Kamuoyunda tartışmalara neden olan 104 emekli amiralin Montrö bildirisine imza atmayan emekli amiral Semih Çetin, metnin tarih ve başlangıç kesiminin değiştirildiğini belirterek "Bunları tartışılırken, sanki yayımlanan metnin son hali darbe çağrışımı yapıyor da biz onun savunmasını yapıyormuşuz gibi görünüyor. Ama öyle değil. ‘Yüce Türk Milleti’ ifadesi olsa ne olur olmasa ne olur?" diye sordu?

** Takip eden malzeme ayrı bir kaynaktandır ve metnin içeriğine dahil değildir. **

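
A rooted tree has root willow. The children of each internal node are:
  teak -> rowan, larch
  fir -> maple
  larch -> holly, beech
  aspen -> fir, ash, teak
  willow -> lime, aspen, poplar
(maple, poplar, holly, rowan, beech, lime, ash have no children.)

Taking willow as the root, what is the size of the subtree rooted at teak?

5

The subtree rooted at teak contains: teak, larch, rowan, beech, holly — 5 nodes.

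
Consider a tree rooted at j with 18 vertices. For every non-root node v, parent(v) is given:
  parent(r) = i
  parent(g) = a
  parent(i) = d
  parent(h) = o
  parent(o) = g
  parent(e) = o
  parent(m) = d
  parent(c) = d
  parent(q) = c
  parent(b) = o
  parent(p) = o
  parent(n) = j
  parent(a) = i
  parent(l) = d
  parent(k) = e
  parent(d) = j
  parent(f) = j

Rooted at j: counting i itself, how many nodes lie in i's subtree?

10

Descendants of i (including itself): i, a, r, g, o, p, b, h, e, k. That's 10.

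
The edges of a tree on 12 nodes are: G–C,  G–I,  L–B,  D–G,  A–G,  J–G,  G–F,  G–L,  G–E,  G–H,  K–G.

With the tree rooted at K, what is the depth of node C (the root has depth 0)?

2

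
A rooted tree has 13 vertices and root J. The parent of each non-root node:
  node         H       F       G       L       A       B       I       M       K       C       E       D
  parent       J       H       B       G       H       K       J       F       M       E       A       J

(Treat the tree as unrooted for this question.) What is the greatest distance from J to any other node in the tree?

7

Distances from J peak at 7, attained at L.
J–H–F–M–K–B–G–L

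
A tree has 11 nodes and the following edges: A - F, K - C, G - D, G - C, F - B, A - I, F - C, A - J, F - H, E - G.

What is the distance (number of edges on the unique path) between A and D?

4

A - F - C - G - D: 4 edges.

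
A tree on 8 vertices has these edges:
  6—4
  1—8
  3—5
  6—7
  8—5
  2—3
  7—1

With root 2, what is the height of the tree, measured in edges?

4 sits deepest: 2–3–5–8–1–7–6–4 — 7 edges from the root.

7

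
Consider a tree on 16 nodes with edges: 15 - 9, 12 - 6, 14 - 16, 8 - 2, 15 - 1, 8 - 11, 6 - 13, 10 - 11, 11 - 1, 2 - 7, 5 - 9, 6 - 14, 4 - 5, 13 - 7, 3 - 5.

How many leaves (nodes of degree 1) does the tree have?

5

Exactly 5 nodes have a single neighbour: 3, 4, 10, 12, 16.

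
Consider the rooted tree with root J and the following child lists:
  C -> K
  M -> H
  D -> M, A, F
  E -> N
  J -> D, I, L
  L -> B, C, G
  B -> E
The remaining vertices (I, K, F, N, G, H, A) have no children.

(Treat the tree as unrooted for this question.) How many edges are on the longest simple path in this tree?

A longest path is N - E - B - L - J - D - M - H, with 7 edges.

7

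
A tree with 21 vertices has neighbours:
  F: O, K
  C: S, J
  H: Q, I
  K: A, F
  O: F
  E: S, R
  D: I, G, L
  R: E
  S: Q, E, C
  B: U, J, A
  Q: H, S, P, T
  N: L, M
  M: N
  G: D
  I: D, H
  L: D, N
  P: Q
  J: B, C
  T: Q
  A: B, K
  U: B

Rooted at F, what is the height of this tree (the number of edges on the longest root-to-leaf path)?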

Cumhuriyet’ten Leyla Kılıç'ın haberine göre, Semih Çetin, 104 amiralin imza attığı metnin paylaşıldığı WhatsApp grubunda yer alan bütün konuşmaları incelediğini belirterek “Bütün konuşmaları inceledik. ‘Bu bir darbe metnidir’ diye üzerlerinde durdukları birkaç husus var onlar da son iki saat içerisinde metne dahil edilmiş. Bunları amirallerimiz de açıklayacaktır. ‘Yüce Türk Milleti’ ifadesinin eklenişi ve tarihin 4 Nisan olarak değiştirilmesi ilk kez saat 20.40’ta gönderilen metinde yer alıyor. Tarih 6 Nisan’dan 4 Nisan’a dönüyor. Grupta ilk metni yayımlamaya 2 Nisan’da başlamışlar. 20 küsur metinin hepsi 6 Nisan tarihli. Grupta saat 20.40’tan önce bu son hali paylaşılmadı. O ana kadar yayımlanan hiçbir metinde bunlar yok. Sonra 22.50’de bir daha gönderiliyor ve 4 dakika sonra 22.54’te de Veryansın’da yayımlanıyor. Sonuç olarak bu olan grup içerisinde olmuş. Ama grubun yazışmalarına baktığınızda yayımlanan metinlere onay veren ya da yorum yapan kimse de yok” dedi. 

Açıklamanın erkenden sızdırıldı gibi söylemlerin spekülasyon olacağını söyleyen Çetin, “Yapılan incelemelerde de görülecek bunlar zaten. Bizler de ne olduğunu anlamaya çalışıyoruz. Bunları tartışılırken, sanki yayımlanan metnin son hali darbe çağrışımı yapıyor da biz onun savunmasını yapıyormuşuz gibi görünüyor. Ama öyle değil. ‘Yüce Türk Milleti’ ifadesi olsa ne olur olmasa ne olur?” diye konuştu.

Çetin, önceki gün Halk TV’de katıldığı programda da “Bana gönderilen metinde ‘Yüce Türk Milletine’ diye bir ifade de yok. Başında bildiri değil, ‘basın duyurusu’ yazıyordu. Baktığımda çok enteresan bir şey gördüm. Bildirinin altındaki tarih 06.04.2021 olarak görünüyordu. Ancak bu bildiri çok ilginç bir şekilde 4 Nisan’da basına sızdırıldı” ifadelerini kullandı.